A team’s CI pipeline takes 38 minutes. Analyse this breakdown: unit tests 200, runtime 2 minutes; integration tests 150, runtime 18 minutes; end-to-end tests 80, runtime 18 minutes. Propose three changes to bring the total under 10 minutes without removing coverage. Justify each change using the pyramid.
An orders service changes its GET /orders/:id
response to rename total to totalAmount. There
are no contract tests. List all the downstream systems that might break,
describe when each would discover the breakage, and calculate the total
time-to-detection if deployment to production takes 2 hours.

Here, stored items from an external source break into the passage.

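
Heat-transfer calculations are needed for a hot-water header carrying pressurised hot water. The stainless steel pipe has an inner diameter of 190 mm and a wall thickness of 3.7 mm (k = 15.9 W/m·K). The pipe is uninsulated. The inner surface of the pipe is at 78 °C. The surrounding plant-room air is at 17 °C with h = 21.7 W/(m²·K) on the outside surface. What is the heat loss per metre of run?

q′ ≈ 817 W/m

Per-layer cylindrical resistances, series-summed:
R_stainless steel pipe wall = ln(98.7/95)/(2π×15.9×1) = 3.825×10^-4 K/W
R_outer film = 1/(h_o·2πr_oL) = 1/(21.7×2π×0.0987×1) = 0.07431 K/W
R_total = 0.07469 K/W
Q = ΔT/R_total = 61/0.07469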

A complete answer will: (1) define behaviour coverage per layer:
unit tests cover validation logic (invalid card numbers, missing fields,
amount limits) using no test doubles — these are pure functions;
integration tests cover the database interaction (PostgreSQL writes and
reads) using a real test database, not a mock; integration tests for the
card network use a stub server that returns configurable responses;
integration tests for Kafka use an embedded Kafka or a real Kafka
container, (2) specify which test doubles are used where: a stub for the
card network (controls response to test decline, timeout, and approval
scenarios without calling a real network); a spy or recording mock for
Kafka (verifies that the correct event payload is published after a
successful charge); no mocks for PostgreSQL (a real database gives
higher confidence and avoids mock-object drift), (3) design contract
tests using Pact: the payment service is the provider; its consumers
(order service, notification service) define consumer-driven contracts
specifying which fields they read from the PaymentProcessed
event schema — the payment service’s CI runs Pact verification to
confirm the published event matches all consumer contracts before
deployment, and (4) scope end-to-end tests narrowly: cover only the two
highest-risk happy-path scenarios (successful payment and declined
payment) using a real staging environment — estimate test counts: ~50
unit tests (fast, < 1s total), ~20 integration tests (2–5 minutes), 2
end-to-end tests (5–10 minutes); total CI runtime < 15
minutes.
A complete answer will: (1) make the argument for Pact: in a six-service system, API contract breaks are the primary source of integration failures — a provider team that changes an event schema without notifying consumers causes silent runtime failures (FM8 silent semantic drift); Pact makes contracts explicit and catches breaks in CI before deployment, eliminating a class of production incidents, (2) make the argument against: Pact requires ongoing maintenance — every consumer must update its contract when it legitimately adds a new field; every provider must run Pact verification in its CI pipeline; for a team of 6 engineers (one per service), the overhead of maintaining 6 × 5 = 30 potential consumer-provider contracts may exceed the value of the protection, (3) state the break-even conditions: Pact pays off when services are owned by separate teams (different release cycles, no shared planning), the API surface is large (many fields that consumers depend on), and integration incidents are frequent enough to justify the maintenance burden — below 3 services or for a monorepo with coordinated releases, the break-even rarely occurs, and (4) propose an alternative: schema validation using a shared schema registry (e.g., Apache Avro with a Confluent Schema Registry, or JSON Schema validation on both publish and consume sides) protects against schema breaks with less process overhead than Pact — it does not require consumer teams to define explicit contracts, but it does require both sides to validate against a common schema and it catches incompatible schema changes automatically.